Nilgiri
INT'L MOD
Your point about HR per se, is it kind of Men out of Men Money Material allocated for any project?
Yes from what I read from the engine threw blades, pointing towards Material science deficiency. Good thing is it did get sorted out, and last year or so the engine passed high altitude test. Wish they could build a test bed here, out of ageing IL 76 that we have.
Its the after burner that now needs work
West is way ahead on so many things, wonder how long we will take it narrow down this gap.
Afterburner is not hard to do tbh....its relative cherry on the cake. It only gets complicated if you want to reduce the thermal signature etc. But basic one is straightforward. i.e In the end it works with and augments what the engine itself provides to it. So if the kaveri engine is actually sorted out, then AB is really not much of an issue. The earlier problem was the AB could not make up for the shortfalls of the engine (dry thrust not being met or reliable in operation long enough) itself....as AB is highly inefficient to begin with.
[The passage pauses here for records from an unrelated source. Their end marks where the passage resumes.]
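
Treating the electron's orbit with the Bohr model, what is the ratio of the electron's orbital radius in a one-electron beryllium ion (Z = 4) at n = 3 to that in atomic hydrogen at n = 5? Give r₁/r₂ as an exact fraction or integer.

r ∝ Z^-1 · n^2
r₁/r₂ = (4/1)^-1 · (3/5)^2 = 9/100

9/100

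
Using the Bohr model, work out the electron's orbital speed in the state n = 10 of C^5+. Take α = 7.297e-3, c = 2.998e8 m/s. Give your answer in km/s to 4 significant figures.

v_n = Zαc/n = 6 × 0.007297 × 2.998e8 / 10
    = 1313 km/s

1313 km/s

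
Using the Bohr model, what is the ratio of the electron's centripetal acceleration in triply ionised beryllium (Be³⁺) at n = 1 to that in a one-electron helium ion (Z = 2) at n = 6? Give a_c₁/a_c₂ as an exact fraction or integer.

10368

a_c ∝ Z^3 · n^-4
a_c₁/a_c₂ = (4/2)^3 · (1/6)^-4 = 10368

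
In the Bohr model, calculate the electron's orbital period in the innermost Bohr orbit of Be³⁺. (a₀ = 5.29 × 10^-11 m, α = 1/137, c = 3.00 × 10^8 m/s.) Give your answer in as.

r = n²a₀/Z = 1²·5.29 × 10^-11/4 = 1.32 × 10^-11 m
v = Zαc/n = 4·0.00730·3.00 × 10^8/1 = 8.76 × 10^6 m/s
T = 2πr/v = 9.49 × 10^-18 s = 9.49 as

9.49 as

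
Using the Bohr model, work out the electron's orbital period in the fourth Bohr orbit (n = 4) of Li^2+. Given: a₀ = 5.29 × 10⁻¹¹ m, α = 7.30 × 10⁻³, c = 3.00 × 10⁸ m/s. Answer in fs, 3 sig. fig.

r = n²a₀/Z = 4²·5.29 × 10⁻¹¹/3 = 2.82 × 10⁻¹⁰ m
v = Zαc/n = 3·0.00730·3.00 × 10⁸/4 = 1.64 × 10⁶ m/s
T = 2πr/v = 1.08 × 10⁻¹⁵ s = 1.08 fs

1.08 fs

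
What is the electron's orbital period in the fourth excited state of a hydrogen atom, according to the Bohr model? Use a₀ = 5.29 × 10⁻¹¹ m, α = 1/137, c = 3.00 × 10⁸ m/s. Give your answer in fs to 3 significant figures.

r = n²a₀/Z = 5²·5.29 × 10⁻¹¹/1 = 1.32 × 10⁻⁹ m
v = Zαc/n = 1·0.00730·3.00 × 10⁸/5 = 4.38 × 10⁵ m/s
T = 2πr/v = 1.90 × 10⁻¹⁴ s = 19.0 fs

19.0 fs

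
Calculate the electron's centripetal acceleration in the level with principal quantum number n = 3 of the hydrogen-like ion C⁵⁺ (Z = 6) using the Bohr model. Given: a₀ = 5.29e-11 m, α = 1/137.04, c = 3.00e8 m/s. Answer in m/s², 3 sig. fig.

r = n²a₀/Z = 7.94e-11 m, v = Zαc/n = 4.38e6 m/s
a = v²/r = (4.38e6)² / 7.94e-11 = 2.42e23 m/s²

2.42e23 m/s²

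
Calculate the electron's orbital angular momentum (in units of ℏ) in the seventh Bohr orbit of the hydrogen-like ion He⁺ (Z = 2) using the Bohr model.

7

L_n = nℏ, so L/ℏ = n = 7.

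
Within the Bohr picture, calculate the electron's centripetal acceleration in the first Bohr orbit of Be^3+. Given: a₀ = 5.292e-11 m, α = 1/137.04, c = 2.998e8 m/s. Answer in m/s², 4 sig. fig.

r = n²a₀/Z = 1.323e-11 m, v = Zαc/n = 8.751e6 m/s
a = v²/r = (8.751e6)² / 1.323e-11 = 5.788e24 m/s²

5.788e24 m/s²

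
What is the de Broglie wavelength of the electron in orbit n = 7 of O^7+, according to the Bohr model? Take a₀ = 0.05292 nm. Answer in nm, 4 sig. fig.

The Bohr quantisation condition is nλ = 2πr_n.
r_n = n²a₀/Z = 0.3241 nm
λ = 2πr_n/n = 2π·0.3241/7 = 0.2909 nm

0.2909 nm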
But yes the men. Corps of Men are what then make the argument on money and material needed from the reality they best know (what are the best sized teams and organisation etc) that influences the higher-ups that are not subject matter experts but do have the purse strings and (hopefully) intuitively get the scarcity of the situation and what are the pressing needs/results of the first high priority.
I work on something very specialised in this (jet engine) realm, but its only possible because there is a large formation of men (and women) tasked with things as best as can be, we inherit lot of things and best practices and the IP database etc from those before us similarly.
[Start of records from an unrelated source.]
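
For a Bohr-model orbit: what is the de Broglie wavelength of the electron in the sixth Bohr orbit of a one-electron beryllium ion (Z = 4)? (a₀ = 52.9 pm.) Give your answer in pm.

499 pm

The Bohr quantisation condition is nλ = 2πr_n.
r_n = n²a₀/Z = 476 pm
λ = 2πr_n/n = 2π·476/6 = 499 pm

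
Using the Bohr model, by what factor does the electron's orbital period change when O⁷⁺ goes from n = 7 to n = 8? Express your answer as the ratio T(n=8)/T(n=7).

512/343

T ∝ Z^-2 · n^3; with Z fixed, T ∝ n^3.
T(n=8)/T(n=7) = (8/7)^3 = 512/343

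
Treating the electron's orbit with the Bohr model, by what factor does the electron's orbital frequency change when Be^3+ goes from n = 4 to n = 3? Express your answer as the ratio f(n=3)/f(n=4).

f ∝ Z^2 · n^-3; with Z fixed, f ∝ n^-3.
f(n=3)/f(n=4) = (3/4)^-3 = 64/27

64/27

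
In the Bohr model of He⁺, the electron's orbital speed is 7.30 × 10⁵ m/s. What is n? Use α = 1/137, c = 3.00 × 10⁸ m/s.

6

v_n = Zαc/n ⇒ n = Zαc/v = 2 × 0.00730 × 3.00 × 10⁸ / 7.30 × 10⁵ ≈ 6.00
n = 6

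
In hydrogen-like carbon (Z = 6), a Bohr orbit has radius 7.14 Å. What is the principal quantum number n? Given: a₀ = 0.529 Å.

r_n = n²a₀/Z ⇒ n² = rZ/a₀ = 7.14 × 6 / 0.529 ≈ 80.98
n = 9

9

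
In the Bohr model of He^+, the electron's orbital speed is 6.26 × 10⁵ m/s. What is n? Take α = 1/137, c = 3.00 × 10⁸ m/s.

7

v_n = Zαc/n ⇒ n = Zαc/v = 2 × 0.00730 × 3.00 × 10⁸ / 6.26 × 10⁵ ≈ 7.00
n = 7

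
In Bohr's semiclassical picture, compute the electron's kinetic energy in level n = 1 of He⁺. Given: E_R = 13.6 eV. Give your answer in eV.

54.4 eV

For a Coulomb orbit the virial theorem gives K = −E_n.
E_n = −E_R·Z²/n², so K = E_R·Z²/n² = 13.6 × 2²/1² = 54.4 eV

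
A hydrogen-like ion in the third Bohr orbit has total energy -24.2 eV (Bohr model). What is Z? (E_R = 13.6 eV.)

E_n = −E_R Z²/n² ⇒ Z² = −E_n n²/E_R = 24.2 × 3² / 13.6 ≈ 16.01
Z = 4

4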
Take a selection sampling of us and put us (hypothetical time machine etc) in the 1950s - 1990s India situation (somewhere), and we will have to do a whole different manner of things and at great difficulty given much less of backdrop that can be taken for granted (it needs charting out and experience to develop these shoulders and boulders)....as already scarce situation with most of the best peers being in: nukes, missiles, space and electronics (radars, sensors etc) to some degree, these are all tied together for a reason and have most to show for today for a reason.
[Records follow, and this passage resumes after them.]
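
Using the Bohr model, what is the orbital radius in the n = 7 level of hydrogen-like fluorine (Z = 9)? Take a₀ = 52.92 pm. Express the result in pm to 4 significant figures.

r_n = n²a₀/Z = 7² × 52.92 / 9
    = 49 × 52.92 / 9 = 288.1 pm

288.1 pm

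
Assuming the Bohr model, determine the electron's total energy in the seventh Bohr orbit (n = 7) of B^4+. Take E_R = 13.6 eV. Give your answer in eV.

-6.94 eV

E_n = −E_R·Z²/n² = −13.6 × 5²/7² = -6.94 eV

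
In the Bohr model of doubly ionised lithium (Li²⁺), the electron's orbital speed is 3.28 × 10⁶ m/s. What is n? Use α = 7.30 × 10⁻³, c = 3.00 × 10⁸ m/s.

v_n = Zαc/n ⇒ n = Zαc/v = 3 × 0.00730 × 3.00 × 10⁸ / 3.28 × 10⁶ ≈ 2.00
n = 2

2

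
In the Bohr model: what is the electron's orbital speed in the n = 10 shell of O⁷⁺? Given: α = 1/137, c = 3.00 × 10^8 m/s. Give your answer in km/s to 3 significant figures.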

My uncle worked in BEL Bangalore for example (now hes long retired). LRDE and BEL produced some very good products taken for granted today, again because a suitable corps of HR was allocated here over the time needed. In early 90s my uncle (and his team) visited Ukraine a number of times for essentially ToT and related cooperation workshops that is now upstream of what India has progressed on....and so somewhat unknown/forgotten about. Again in interests of not having to reinvent the wheel, but the ability to absorb and deploy quickly too.
1990s to today, Indian jet engine story is affected by this. There is immense feedback loop that comes to Western companies in the sector from their commercial side, that is leveraged in military projects too.
There's really only one long term way India catches up. It has to develop and bulk up its economy comprehensively so it gets large legions of people consistently producing demand and supply for what the top quality HR folks (in STEM) are able to do....and also producing the far larger pool of people to extract this "1%" from.
Its why South Korea developed as it did, versus North Korea (though North Korea can indeed at great cost to its people deploy limited HR in concentrated way for say nukes and missiles). South Korea has a much larger buffet of RnD and development for its people comprehensively though, as there was simply greater feedback and utilitarian transparency of what works best to mitigate all costs as far as possible (from all layers involved) rather than an extreme top down totalitarian approach "no matter the cost".